Secondo l’indagine “il 70% dei paesi siciliani è a rischio e le amministrazioni ancora non sembrano aver posto le tematiche della prevenzione da alluvioni e frane tra le priorità del loro lavoro“. Legambiente sottolinea, a tal proposito, “una gestione sbagliata del territorio e la scarsa considerazione delle aree considerate a elevato rischio idrogeologico“.

Incendi e temperature alte, un “inferno” siciliano

Altra piaga per il territorio siciliano quella rappresentata dal rischio incendi, in particolare durante i mesi estivi. Emblematica, secondo il report di Legambiente, la situazione vissuta nelle località di Aidone, Piazza Armerina e Valguarnera, in provincia di Enna, dove i vigili del fuoco hanno dovuto lavorare per spegnere le fiamme.

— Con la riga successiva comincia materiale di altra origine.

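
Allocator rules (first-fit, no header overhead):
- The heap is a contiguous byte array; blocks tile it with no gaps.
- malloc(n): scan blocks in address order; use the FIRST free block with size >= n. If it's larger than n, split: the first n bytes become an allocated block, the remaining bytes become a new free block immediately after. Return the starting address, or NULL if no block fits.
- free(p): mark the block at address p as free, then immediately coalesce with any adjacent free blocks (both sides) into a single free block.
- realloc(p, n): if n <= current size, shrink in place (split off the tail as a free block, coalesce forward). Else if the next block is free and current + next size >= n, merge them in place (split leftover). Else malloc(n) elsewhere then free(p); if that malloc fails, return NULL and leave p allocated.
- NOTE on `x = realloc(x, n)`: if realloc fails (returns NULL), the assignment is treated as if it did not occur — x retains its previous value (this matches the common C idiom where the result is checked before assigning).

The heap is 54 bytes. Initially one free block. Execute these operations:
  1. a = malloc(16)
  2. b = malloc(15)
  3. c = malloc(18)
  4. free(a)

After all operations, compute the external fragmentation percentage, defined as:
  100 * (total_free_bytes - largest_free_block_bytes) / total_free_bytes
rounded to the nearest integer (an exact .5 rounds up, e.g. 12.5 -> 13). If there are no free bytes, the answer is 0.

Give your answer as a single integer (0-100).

Answer: 24

Derivation:
Op 1: a = malloc(16) -> a = 0; heap: [0-15 ALLOC][16-53 FREE]
Op 2: b = malloc(15) -> b = 16; heap: [0-15 ALLOC][16-30 ALLOC][31-53 FREE]
Op 3: c = malloc(18) -> c = 31; heap: [0-15 ALLOC][16-30 ALLOC][31-48 ALLOC][49-53 FREE]
Op 4: free(a) -> (freed a); heap: [0-15 FREE][16-30 ALLOC][31-48 ALLOC][49-53 FREE]
Free blocks: [16 5] total_free=21 largest=16 -> 100*(21-16)/21 = 500/21 ≈ 23.810 -> rounds to 24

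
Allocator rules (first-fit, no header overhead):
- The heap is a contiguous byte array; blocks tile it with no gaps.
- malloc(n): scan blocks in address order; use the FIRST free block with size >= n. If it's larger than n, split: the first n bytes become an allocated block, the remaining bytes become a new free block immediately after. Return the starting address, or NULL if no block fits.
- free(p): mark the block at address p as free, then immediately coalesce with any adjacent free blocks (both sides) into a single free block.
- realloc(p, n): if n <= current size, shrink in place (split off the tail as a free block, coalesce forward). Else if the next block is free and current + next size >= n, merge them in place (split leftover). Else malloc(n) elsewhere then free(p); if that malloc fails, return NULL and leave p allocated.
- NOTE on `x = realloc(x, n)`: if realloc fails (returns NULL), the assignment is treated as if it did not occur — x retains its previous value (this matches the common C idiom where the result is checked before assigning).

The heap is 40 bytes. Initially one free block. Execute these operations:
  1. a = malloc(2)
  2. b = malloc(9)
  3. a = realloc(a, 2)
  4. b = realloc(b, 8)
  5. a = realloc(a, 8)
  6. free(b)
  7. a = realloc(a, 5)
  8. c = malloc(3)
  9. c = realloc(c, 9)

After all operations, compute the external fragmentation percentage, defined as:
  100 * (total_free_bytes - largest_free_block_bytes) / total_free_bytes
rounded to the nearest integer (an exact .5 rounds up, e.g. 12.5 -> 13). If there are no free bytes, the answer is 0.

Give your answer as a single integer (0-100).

Answer: 4

Derivation:
Op 1: a = malloc(2) -> a = 0; heap: [0-1 ALLOC][2-39 FREE]
Op 2: b = malloc(9) -> b = 2; heap: [0-1 ALLOC][2-10 ALLOC][11-39 FREE]
Op 3: a = realloc(a, 2) -> a = 0; heap: [0-1 ALLOC][2-10 ALLOC][11-39 FREE]
Op 4: b = realloc(b, 8) -> b = 2; heap: [0-1 ALLOC][2-9 ALLOC][10-39 FREE]
Op 5: a = realloc(a, 8) -> a = 10; heap: [0-1 FREE][2-9 ALLOC][10-17 ALLOC][18-39 FREE]
Op 6: free(b) -> (freed b); heap: [0-9 FREE][10-17 ALLOC][18-39 FREE]
Op 7: a = realloc(a, 5) -> a = 10; heap: [0-9 FREE][10-14 ALLOC][15-39 FREE]
Op 8: c = malloc(3) -> c = 0; heap: [0-2 ALLOC][3-9 FREE][10-14 ALLOC][15-39 FREE]
Op 9: c = realloc(c, 9) -> c = 0; heap: [0-8 ALLOC][9-9 FREE][10-14 ALLOC][15-39 FREE]
Free blocks: [1 25] total_free=26 largest=25 -> 100*(26-25)/26 = 100/26 ≈ 3.846 -> rounds to 4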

Preoccupante, per il nostro territorio, è il dato rappresentato dall’innalzamento delle temperature nella aree urbane. Secondo una recente ricerca compiuta dall’European Data Journalism Network (EDJNet), Catania è la città siciliana ad aver conosciuto l’incremento maggiore di temperatura dal 2000 a oggi. Ai piedi dell’Etna, la media dei giorni caldi è addirittura raddoppiata.

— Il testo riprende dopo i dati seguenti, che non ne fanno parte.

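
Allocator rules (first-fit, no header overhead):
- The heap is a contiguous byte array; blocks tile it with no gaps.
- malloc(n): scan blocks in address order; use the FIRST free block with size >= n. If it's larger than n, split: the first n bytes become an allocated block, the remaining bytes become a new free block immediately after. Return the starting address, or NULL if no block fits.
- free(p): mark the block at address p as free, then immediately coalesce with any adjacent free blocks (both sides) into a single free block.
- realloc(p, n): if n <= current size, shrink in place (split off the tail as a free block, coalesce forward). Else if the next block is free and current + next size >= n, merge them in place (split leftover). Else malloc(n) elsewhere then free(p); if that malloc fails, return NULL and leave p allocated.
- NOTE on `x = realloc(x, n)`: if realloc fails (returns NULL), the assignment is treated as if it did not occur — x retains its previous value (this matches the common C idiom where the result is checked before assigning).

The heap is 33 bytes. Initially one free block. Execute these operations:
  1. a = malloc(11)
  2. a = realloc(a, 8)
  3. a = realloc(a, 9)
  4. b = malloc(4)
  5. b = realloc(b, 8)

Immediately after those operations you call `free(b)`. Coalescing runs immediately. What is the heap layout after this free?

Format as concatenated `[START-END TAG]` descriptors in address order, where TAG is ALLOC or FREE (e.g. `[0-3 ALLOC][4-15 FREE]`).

Answer: [0-8 ALLOC][9-32 FREE]

Derivation:
Op 1: a = malloc(11) -> a = 0; heap: [0-10 ALLOC][11-32 FREE]
Op 2: a = realloc(a, 8) -> a = 0; heap: [0-7 ALLOC][8-32 FREE]
Op 3: a = realloc(a, 9) -> a = 0; heap: [0-8 ALLOC][9-32 FREE]
Op 4: b = malloc(4) -> b = 9; heap: [0-8 ALLOC][9-12 ALLOC][13-32 FREE]
Op 5: b = realloc(b, 8) -> b = 9; heap: [0-8 ALLOC][9-16 ALLOC][17-32 FREE]
free(b): b = 9 -> block [9-16 ALLOC]; mark free, coalesce with adjacent free neighbors -> [0-8 ALLOC][9-32 FREE]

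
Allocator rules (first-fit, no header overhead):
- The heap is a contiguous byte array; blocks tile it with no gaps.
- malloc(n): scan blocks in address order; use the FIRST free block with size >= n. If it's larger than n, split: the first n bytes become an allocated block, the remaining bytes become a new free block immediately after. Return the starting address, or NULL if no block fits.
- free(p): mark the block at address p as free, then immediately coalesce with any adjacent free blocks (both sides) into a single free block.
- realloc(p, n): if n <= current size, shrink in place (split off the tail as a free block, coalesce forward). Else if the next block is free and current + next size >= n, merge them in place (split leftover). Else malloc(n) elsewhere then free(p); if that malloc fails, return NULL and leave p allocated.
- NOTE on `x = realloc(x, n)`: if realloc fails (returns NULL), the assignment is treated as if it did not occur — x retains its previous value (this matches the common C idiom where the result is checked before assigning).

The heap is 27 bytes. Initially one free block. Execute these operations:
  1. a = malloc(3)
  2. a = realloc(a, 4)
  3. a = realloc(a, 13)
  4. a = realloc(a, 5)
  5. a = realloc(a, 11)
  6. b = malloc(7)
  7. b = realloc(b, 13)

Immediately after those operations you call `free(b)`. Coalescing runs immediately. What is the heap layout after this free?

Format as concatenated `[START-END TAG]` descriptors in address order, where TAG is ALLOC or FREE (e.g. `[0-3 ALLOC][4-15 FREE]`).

Op 1: a = malloc(3) -> a = 0; heap: [0-2 ALLOC][3-26 FREE]
Op 2: a = realloc(a, 4) -> a = 0; heap: [0-3 ALLOC][4-26 FREE]
Op 3: a = realloc(a, 13) -> a = 0; heap: [0-12 ALLOC][13-26 FREE]
Op 4: a = realloc(a, 5) -> a = 0; heap: [0-4 ALLOC][5-26 FREE]
Op 5: a = realloc(a, 11) -> a = 0; heap: [0-10 ALLOC][11-26 FREE]
Op 6: b = malloc(7) -> b = 11; heap: [0-10 ALLOC][11-17 ALLOC][18-26 FREE]
Op 7: b = realloc(b, 13) -> b = 11; heap: [0-10 ALLOC][11-23 ALLOC][24-26 FREE]
free(b): b = 11 -> block [11-23 ALLOC]; mark free, coalesce with adjacent free neighbors -> [0-10 ALLOC][11-26 FREE]

Answer: [0-10 ALLOC][11-26 FREE]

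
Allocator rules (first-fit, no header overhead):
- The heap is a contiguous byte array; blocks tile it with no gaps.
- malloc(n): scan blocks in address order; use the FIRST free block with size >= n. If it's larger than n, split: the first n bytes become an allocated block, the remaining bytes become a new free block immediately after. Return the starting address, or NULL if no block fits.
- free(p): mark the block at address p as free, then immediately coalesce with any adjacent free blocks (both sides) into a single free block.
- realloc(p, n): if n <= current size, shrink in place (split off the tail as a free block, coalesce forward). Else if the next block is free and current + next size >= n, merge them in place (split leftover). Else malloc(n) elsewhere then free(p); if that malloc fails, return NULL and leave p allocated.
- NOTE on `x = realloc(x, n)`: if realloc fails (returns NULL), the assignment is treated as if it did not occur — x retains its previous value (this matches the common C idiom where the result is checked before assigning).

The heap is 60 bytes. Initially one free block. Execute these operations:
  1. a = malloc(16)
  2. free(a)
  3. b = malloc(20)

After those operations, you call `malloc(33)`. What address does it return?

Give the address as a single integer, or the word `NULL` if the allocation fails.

Op 1: a = malloc(16) -> a = 0; heap: [0-15 ALLOC][16-59 FREE]
Op 2: free(a) -> (freed a); heap: [0-59 FREE]
Op 3: b = malloc(20) -> b = 0; heap: [0-19 ALLOC][20-59 FREE]
malloc(33): first-fit scan over [0-19 ALLOC][20-59 FREE] -> 20

Answer: 20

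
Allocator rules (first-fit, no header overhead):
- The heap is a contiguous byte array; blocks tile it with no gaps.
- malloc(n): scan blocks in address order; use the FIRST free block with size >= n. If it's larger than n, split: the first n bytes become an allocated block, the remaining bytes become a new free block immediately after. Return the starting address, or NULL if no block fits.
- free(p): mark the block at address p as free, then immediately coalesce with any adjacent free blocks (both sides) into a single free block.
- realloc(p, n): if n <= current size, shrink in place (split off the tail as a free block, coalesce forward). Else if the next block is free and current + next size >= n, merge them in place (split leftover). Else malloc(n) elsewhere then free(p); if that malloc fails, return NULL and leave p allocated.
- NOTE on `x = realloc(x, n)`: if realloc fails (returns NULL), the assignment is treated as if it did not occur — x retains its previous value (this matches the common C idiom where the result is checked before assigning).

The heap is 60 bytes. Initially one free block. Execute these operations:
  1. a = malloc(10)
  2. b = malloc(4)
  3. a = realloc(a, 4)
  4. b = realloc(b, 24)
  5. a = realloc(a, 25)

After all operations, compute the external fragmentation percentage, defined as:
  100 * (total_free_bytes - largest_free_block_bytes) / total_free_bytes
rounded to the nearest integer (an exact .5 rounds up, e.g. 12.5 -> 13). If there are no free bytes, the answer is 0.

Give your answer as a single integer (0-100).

Answer: 9

Derivation:
Op 1: a = malloc(10) -> a = 0; heap: [0-9 ALLOC][10-59 FREE]
Op 2: b = malloc(4) -> b = 10; heap: [0-9 ALLOC][10-13 ALLOC][14-59 FREE]
Op 3: a = realloc(a, 4) -> a = 0; heap: [0-3 ALLOC][4-9 FREE][10-13 ALLOC][14-59 FREE]
Op 4: b = realloc(b, 24) -> b = 10; heap: [0-3 ALLOC][4-9 FREE][10-33 ALLOC][34-59 FREE]
Op 5: a = realloc(a, 25) -> a = 34; heap: [0-9 FREE][10-33 ALLOC][34-58 ALLOC][59-59 FREE]
Free blocks: [10 1] total_free=11 largest=10 -> 100*(11-10)/11 = 100/11 ≈ 9.091 -> rounds to 9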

Dal 1960 a oggi, invece, Palermo ha registrato un aumento pari a +1,5° mentre la città dell’elefante di quasi 1°. Nella statistica nazionale, le due città siciliane si piazzano al quinto e al decimo posto nella classifica relativa all’aumento della temperature nei dieci maggiori capoluoghi italiani.

Quale soluzione?

Come detto, l’emergenza climatica rappresenta una delle principali minacce per la sopravvivenza del pianeta. Per i singoli Comuni, siciliani e non, l’unica svolta positiva sembra essere rappresentata dalla definitiva presa di coscienza del rischio e dall’attuazione di misure efficaci.

Sembra inevitabile, dunque, seguire l’esempio virtuoso di molte città europee come l’Aja, Anversa, Brema, Lodz, Copenaghen, Rotterdam, Manchester e Milano che hanno già avviato da tempo progetti e verifiche per riuscire a contrastare i cambiamenti climatici.